A l’indépendance, en 1962, Pierre et Claudine Chaulet rentreront en Algérie et opteront pour la nationalité algérienne. La jeune république, démunie de compétences suite au départ massif des pieds-noirs, trouvera en eux des cadres dévoués à leurs « tâches d’édification nationale » pour employer le vocabulaire de l’époque. Lui travaillera en tant que professeur de médecine et sera un des concepteurs du système national de santé publique, tandis qu’elle, elle se vouera, en tant que sociologue, à l’étude du monde rural, dans différents centres de recherches et à l’université, où elle enseignera jusqu’à sa retraite.
Le parcours de Pierre Chaulet, de 1962 à son décès aujourd’hui, embrasse différentes périodes historiques : les exaltantes années de la médecine gratuite, de la réforme agraire et de la généralisation de l’enseignement public ; la « décennie noire » et son lot de gabegies et de renoncements aux acquis de l’indépendance au nom de l’efficacité économique ; la « décennie rouge » qui l’a contraint, lui et Claudine Chaulet, à un douloureux exil européen de 1994 à 1999 ; et, enfin, les treize dernières années, correspondant aux « années Bouteflika », durant lesquelles ni lui ni son épouse n’ont désespéré de voir les jeunes Algériens sortir leur pays du cercle de ses tragédies successives et lui frayer une voie vers la lumière.
La disparition de Pierre Chaulet vient clore une longue militance exemplaire, entamée dans le syndicalisme étudiant, prolongée dans le mouvement indépendantiste et poursuivie dans la lutte pour une santé publique de qualité, en Algérie mais aussi ailleurs dans le monde, à travers son travail au sein de l’Organisation mondiale de la santé.
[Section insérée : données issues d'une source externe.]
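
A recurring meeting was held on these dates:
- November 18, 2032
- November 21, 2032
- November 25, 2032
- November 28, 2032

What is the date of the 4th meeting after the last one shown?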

Ce parcours, qui est en grande partie celui de Claudine Chaulet, est relaté dans un livre de mémoires à deux voix intitulé Le Choix de l’Algérie, deux voix, une mémoire (Barzakh Editions). La parution de cet ouvrage en 2012 a été pour Pierre Chaulet l’occasion d’ultimes contacts avec de nombreux Algériens, jeunes et moins jeunes, qui, souvent, ignoraient tout de sa contribution et de celle d’autres Européens d’Algérie à l’indépendance de leur pays.
L’Algérie se souviendra de Pierre Chaulet comme d’un homme de courage qui a échangé sa communauté contre son peuple, l’enfermement chauvin contre l’humanisme et donné un exemple universel de fraternité en participant à l’une des plus dures guerres de libération de l’Histoire.Que son souvenir demeure vivant et que son parcours éclaire celui de ses frères, en Algérie et dans le monde.
Yassin Temlali, 5 octobre 2012
Pierre Chaulet sera enterré lundi 9 octobre au cimetière chrétien d’El Madania (Alger)
Le rapatriement en Algérie de la dépouille mortelle de feu Pierre Chaulet aura lieu le 8 octobre par le vol Air Algérie de 16 heures. Une veillée funèbre aura lieu à son domicile à Hydra.
Le 9 octobre, à 10 heures du matin, une messe d’adieu à sa mémoire sera célébrée à la Maison diocésaine, à Alger, par Monseigneur Henri Teissier. L’enterrement aura lieu le même jour, en milieu de journée, au cimetière chrétien d’El Madania.